I need to calculate the minimum number of comparisons that the implementation of the BST will be effectuate, given an array of numbers with length N and changing the order in which the elements are added.

For example, if I have an array [1 2 3], it will print that the minimum amount of comparisons with a given order is 2, from the 6 different ways of adding the numbers to the tree.

The code that I actually write may already calculate this, creating a new tree for every combination to find the number of comparisons and finally calculating the minimum value from them by using the method comparisonTree.findMin();. It goes well until the number of elements in the array is bigger; the implementation isn't efficient enough.

The code I use for acquire the combinations is a modified version of the one from Generating all permutations of a given string. I'm searching for a more efficient way for completing this task, if any.

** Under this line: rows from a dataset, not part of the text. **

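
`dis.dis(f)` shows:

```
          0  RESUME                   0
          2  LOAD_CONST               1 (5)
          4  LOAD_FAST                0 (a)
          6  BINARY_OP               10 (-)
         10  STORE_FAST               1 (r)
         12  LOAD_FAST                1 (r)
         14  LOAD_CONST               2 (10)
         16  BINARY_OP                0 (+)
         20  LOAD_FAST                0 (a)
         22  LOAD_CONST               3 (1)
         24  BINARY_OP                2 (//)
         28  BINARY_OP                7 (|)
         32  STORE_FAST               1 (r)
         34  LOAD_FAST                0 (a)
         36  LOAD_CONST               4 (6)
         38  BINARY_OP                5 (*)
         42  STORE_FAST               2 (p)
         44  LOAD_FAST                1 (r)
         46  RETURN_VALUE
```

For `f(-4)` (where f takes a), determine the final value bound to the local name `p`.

-24

LOAD_CONST → push 5. Stack: [5]
LOAD_FAST a → push -4. Stack: [5, -4]
BINARY_OP - → 5 - -4 = 9. Stack: [9]
STORE_FAST r → r=9. Stack: []
LOAD_FAST r → push 9. Stack: [9]
LOAD_CONST → push 10. Stack: [9, 10]
BINARY_OP + → 9 + 10 = 19. Stack: [19]
LOAD_FAST a → push -4. Stack: [19, -4]
LOAD_CONST → push 1. Stack: [19, -4, 1]
BINARY_OP // → -4 // 1 = -4. Stack: [19, -4]
BINARY_OP | → 19 | -4 = -1. Stack: [-1]
STORE_FAST r → r=-1. Stack: []
LOAD_FAST a → push -4. Stack: [-4]
LOAD_CONST → push 6. Stack: [-4, 6]
BINARY_OP * → -4 * 6 = -24. Stack: [-24]
STORE_FAST p → p=-24. Stack: []
LOAD_FAST r → push -1. Stack: [-1]
RETURN_VALUE → return -1.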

public static int[] readInts(String cad) {
    String lines[] = cad.split("");
    int arr[] = new int[lines.length];
    for (int i = 0; i < arr.length; i++) {
        arr[i] = Integer.parseInt(lines[i]);
    }
    return arr;
}

public static int findMinimumComp(String str, BinarySearchTree<Integer> t) throws Exception {
    BinarySearchTree<Integer> compTree = new BinarySearchTree<>();
    int compAux = 100;
    findMinimumComp("", str, t, compTree, compAux);
    return compTree.findMin();
}

private static BinarySearchTree<Integer> findMinimumComp(String prefix, String str, BinarySearchTree<Integer> t, BinarySearchTree<Integer> compTree, int compAux) throws Exception {
    int n = str.length();
    int arr[] = new int[n];
    int comparation;

    if (n == 0) {
            arr = readInts(prefix);
            for (int a = 0; a < arr.length; a++) { // add elements
                t.insert(arr[a]);
            }
            comparation = t.getCompareCount(); //method for getting number of comparisons

            if (comparation < compAux || compTree.isEmpty()){
                compTree.insert(comparation); //comparisons tree
                compAux = comparation;
            }

            t.initializeCompareCount();
            t.makeEmpty();
    } else {
        for (int i = 0; i < n; i++) {
            findMinimumComp(prefix + str.charAt(i), str.substring(0, i) + str.substring(i + 1, n), t, compTree, compAux);
        }
    }
    return compTree;
}